In Zürich wird die Notwendigkeit einer Bewilligungspflicht aber damit begründet, dass Suizidhilfe-Organisationen nicht zu irgendwelchen Auflagen im Qualitäts- und Ausbildungsbereich gezwungen werden könnten, solange es kein Gesetz dafür gebe.
«Das bestehende Strafgesetz lässt sich für die Suizidhilfe weit interpretieren», sagt Corinne Bouvard von der Oberstaatsanwaltschaft des Kantons Zürich. Diese hatte bereits die freiwilligen Standesregeln ausgearbeitet.
Wie genau ein kantonales Gesetz aussehen werde, wisse man aber noch nicht.

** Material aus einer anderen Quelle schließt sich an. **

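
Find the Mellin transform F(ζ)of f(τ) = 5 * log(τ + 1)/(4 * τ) -5 * pi * csc(pi * ζ)/(4 * ζ - 4)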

Absehbar sei aber bereits, dass dieses eine Vorreiterrolle spielen dürfte, auch wenn der Bund derzeit keine weiteren gesetzlichen Bestimmungen möchte, schätzt man in Zürich.
Solange landesweit kein gesetzlicher Rahmen bestehe, würde ein kantonaler Alleingang dazu führen, dass Sterbehelfer einfach in Kantone ausweichen, wo es keine expliziten gesetzlichen Bestimmungen gebe, fürchtet Corinne Bouvard.
swissinfo, Alexander Künzle
Indirekte aktive Euthanasie (aktive Sterbehilfe): Einsatz von Mitteln, deren Nebenwirkungen die Lebensdauer herabsetzen können.
Passive Sterbehilfe: Verzicht auf die Einleitung lebenserhaltender Massnahmen, oder Abbruch solcher Massnahmen.
Beide Methoden gelten in der Schweiz als zulässig.
Direkte aktive Sterbehilfe: gezielte Tötung zur Verkürzung der Leiden eines Menschen.
Diese Methode ist in der Schweiz strafbar.
«Sterbetourismus»: Unheilbare Kranke aus umliegenden Ländern, deren Gesetzgebung restriktiver ist, reisen in die Schweiz, um sich beim Sterben helfen zu lassen.
Schweiz: Sehr liberale Praxis. Passive Euthanasie (Einstellen einer Therapie, Abstellen von Maschinen) nicht strafbar.
Aktive Euthanasie gilt als Tötung und ist strafbar.
Deutschland: Suizidbeihilfe ist Ärzten untersagt.
Frankreich: Passive Euthanasie ist Ärzten und Angehörigen künftig erlaubt. Aktive Euthanasie aber weiterhin verboten.
Italien: Weder aktive noch passive Sterbehilfe sind erlaubt.
Niederlande und Belgien: Aktive Euthanasie ist unter bestimmten Bedingungen erlaubt.
England: Restriktivste Regelung in Europa. Sterbehilfe ist gesetzlich nicht vorgesehen («Sterbetourismus»).